Le 15 avril 2026, l’Agence nationale des titres sécurisés (ANTS), devenue France Titres-ANTS en 2024, a détecté un incident de sécurité sur son site internet. Cette agence, placée sous l’autorité du ministère de l’Intérieur, gère les demandes de pièces d’identité comme les passeports, les cartes d’identité, les titres de séjour ou encore les permis de conduire. L’incident a été révélé publiquement le 21 avril 2026 par le ministère, qui a annoncé que près de 12 millions de comptes utilisateurs pourraient avoir été compromis. Plus précisément, 11,7 millions de comptes seraient concernés, selon un communiqué officiel de la Place Beauvau. Cet événement représente l’une des plus importantes fuites de données jamais enregistrées en France, tant par son ampleur que par la nature des données potentiellement exposées.
Les données personnelles touchées par cet incident sont principalement des données d’identification, c’est-à-dire des informations permettant de reconnaître une personne. Selon le ministère de l’Intérieur, les données concernées incluent pour tous les comptes : l’identifiant de connexion, la civilité (Monsieur, Madame, etc.), le nom, les prénoms, l’adresse électronique, la date de naissance et un identifiant unique du compte. Pour certains comptes, d’autres informations pourraient également avoir été exposées, comme l’adresse postale, le lieu de naissance ou un numéro de téléphone. Ces données ne permettent pas, en l’état actuel des investigations, d’accéder illégalement aux comptes nominatifs sur le portail de l’ANTS. Aucune donnée biométrique (comme les empreintes digitales ou la photo du visage) ni aucun document justificatif (pièces jointes) n’auraient été divulgués, assure le ministère.
Face à cet incident, le ministre de l’Intérieur, Laurent Nuñez, a immédiatement réagi en saisissant deux instances : la justice et l’inspection générale de l’administration. Un signalement a été transmis à la procureure de la République de Paris pour l’ouverture d’une enquête, confiée à l’Office anticybercriminalité (OFAC), une unité spécialisée dans la lutte contre la cybercriminalité.
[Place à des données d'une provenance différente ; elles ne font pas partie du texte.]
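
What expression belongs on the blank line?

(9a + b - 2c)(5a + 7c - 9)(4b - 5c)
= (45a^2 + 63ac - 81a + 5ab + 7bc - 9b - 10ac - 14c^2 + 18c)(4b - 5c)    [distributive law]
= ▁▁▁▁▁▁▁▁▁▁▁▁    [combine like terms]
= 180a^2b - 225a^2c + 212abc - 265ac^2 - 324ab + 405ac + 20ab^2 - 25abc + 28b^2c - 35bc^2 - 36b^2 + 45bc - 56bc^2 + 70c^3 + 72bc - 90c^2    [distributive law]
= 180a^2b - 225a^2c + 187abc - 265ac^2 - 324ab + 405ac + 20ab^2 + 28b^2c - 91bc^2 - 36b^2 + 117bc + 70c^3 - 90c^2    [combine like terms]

By combine like terms:

(45a^2 + 53ac - 81a + 5ab + 7bc - 9b - 14c^2 + 18c)(4b - 5c)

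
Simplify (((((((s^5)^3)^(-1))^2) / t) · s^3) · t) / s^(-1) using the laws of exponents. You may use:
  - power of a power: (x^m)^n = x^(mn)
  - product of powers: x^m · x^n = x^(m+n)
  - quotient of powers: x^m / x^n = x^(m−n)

s^(-26)

(((((((s^5)^3)^(-1))^2) / t) · s^3) · t) / s^(-1)
= ((((((s^5)^3)^(-2)) / t) · s^3) · t) / s^(-1)    [power of a power]
= (((((s^5)^(-6)) / t) · s^3) · t) / s^(-1)    [power of a power]
= (((s^(-30) / t) · s^3) · t) / s^(-1)    [power of a power]
= s^(-26)    [quotient of powers; product of powers]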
Parallèlement, l’inspection générale de l’administration a été chargée d’établir la chaîne de responsabilité dans cet incident, soulignant que la sûreté numérique est un enjeu collectif majeur. Les investigations techniques internes, lancées dès la détection de l’incident, sont toujours en cours et visent à déterminer précisément son origine et son ampleur. Aucune conclusion définitive n’a encore été rendue à ce stade.
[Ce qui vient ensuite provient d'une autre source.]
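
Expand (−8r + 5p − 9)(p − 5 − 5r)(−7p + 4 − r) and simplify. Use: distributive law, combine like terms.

(−8r + 5p − 9)(p − 5 − 5r)(−7p + 4 − r)
= (−8pr + 40r + 40r^2 + 5p^2 − 25p − 25pr − 9p + 45 + 45r)(−7p + 4 − r)    [distributive law]
= (−33pr + 85r + 40r^2 + 5p^2 − 34p + 45)(−7p + 4 − r)    [combine like terms]
= 231p^2r − 132pr + 33pr^2 − 595pr + 340r − 85r^2 − 280pr^2 + 160r^2 − 40r^3 − 35p^3 + 20p^2 − 5p^2r + 238p^2 − 136p + 34pr − 315p + 180 − 45r    [distributive law]
= 226p^2r − 693pr − 247pr^2 + 295r + 75r^2 − 40r^3 − 35p^3 + 258p^2 − 451p + 180    [combine like terms]

226p^2r − 693pr − 247pr^2 + 295r + 75r^2 − 40r^3 − 35p^3 + 258p^2 − 451p + 180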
Créée en 2007 et rebaptisée France Titres-ANTS en 2024, l’Agence nationale des titres sécurisés est un établissement public français chargé de centraliser et de simplifier les démarches administratives liées aux titres d’identité et de séjour. Ses missions principales consistent à accompagner les usagers dans leurs demandes de titres réglementaires et à délivrer ces documents, qui incluent les passeports électroniques et biométriques, la carte nationale d’identité, les titres de séjour et le permis de conduire. L’ANTS agit donc comme un guichet unique pour des millions de Français et d’étrangers résidant en France, ce qui explique l’importance stratégique de la sécurité de ses systèmes d’information.